Parlons maintenant du sondage d'opinion publique mené au cours de l'automne de 2004, juste avant que le président Bush vienne ici, je pense, ce qui bien sûr constituait un événement marquant. Le sondage indiquait que la majorité des Canadiens — soit 54 p. 100 d'entre eux, si ma mémoire est bonne —, en particulier au Québec, s'opposaient à ce que le Canada collabore avec les États-Unis à cet égard. Si l'on tenait compte des Québécois, le pourcentage passait à 60 p. 100, soit une légère hausse. Voilà pourquoi le gouvernement éprouvait des difficultés.
Passons à la deuxième page du sondage qui n'a jamais été publié et qui demandait aux Canadiens s'ils pensaient qu'il fallait défendre les villes canadiennes contre une éventuelle attaque avec des missiles balistiques à tête nucléaire. Savez- vous à quoi ressemblaient ces chiffres? Ils étaient complètement inversés. Un nombre beaucoup plus important de Canadiens affirmaient que nous devrions faire quelque chose.
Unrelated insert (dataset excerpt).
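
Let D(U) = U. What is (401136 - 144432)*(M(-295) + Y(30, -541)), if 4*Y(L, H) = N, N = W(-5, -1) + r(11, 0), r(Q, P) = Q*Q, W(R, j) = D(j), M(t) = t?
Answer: -68026560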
L'opinion des gens était influencée par la politique du moment. Voilà ce qui cloche dans les hypothèses que la communauté politique d'Ottawa avance au sujet du public dans ce dossier, à savoir que, premièrement, le public est opposé à la défense antimissiles. Les faits indiquent que ce n'est probablement pas le cas.
Je pense qu'il est très important que le Sénat tente de détruire certains de ces mythes, d'exposer la réalité du système et de dire que c'est là ce dont nous parlons vraiment, en particulier auprès de la communauté politique d'Ottawa et du public attentif qui pourrait englober quelques membres du grand public. Toutefois, en général, nous nous sommes attelés à cette tâche à de nombreuses reprises, et les choses ne semblent jamais changer. Voilà pourquoi je deviens frustré à ce sujet.
M. Harvey : Je pense qu'il importe énormément de faire cette distinction. Contrairement à tous ses alliés, le Canada ne participe pas à la DAB. On présume que les responsables politiques analysent l'opinion publique et se disent qu'il n'y a rien à signaler à ce sujet et que, par conséquent, ce n'est pas un enjeu qu'ils peuvent aborder.
C'est l'une des explications possibles. L'autre est que les préférences politiques orientent l'interprétation du soutien du public à l'égard d'un enjeu comme celui-ci. Ce sont les motifs politiques qui déterminent le soutien à l'égard de la DAB, et non l'opinion publique.
Selon le genre de questions que vous souhaitez poser, vous obtiendrez des réponses complètement différentes. Toutefois, il y a une facette de l'opinion publique à l'égard de la DAB qui est très importante, à savoir qu'il est plus facile de faire valoir le point de vue des critiques. Il est beaucoup plus facile de soutenir que la DAB est susceptible d'engendrer une course aux armements. Il est plus facile de faire valoir que la technologie ne fonctionne pas parce qu'on peut citer un physicien qui l'affirme.
Il est beaucoup plus facile de créer l'impression que la DAB entraînera la prolifération en Chine et qu'elle utilisera des fonds destinés à l'éducation et aux programmes sociaux.
Il est plus facile d'avancer un argument contre la DAB. En revanche, il est très difficile de faire valoir le point de vue contraire devant un comité ou une audience publique — beaucoup plus difficile. Cela ne signifie pas que le point de vue est incorrect; c'est simplement que cette tâche est beaucoup difficile à accomplir.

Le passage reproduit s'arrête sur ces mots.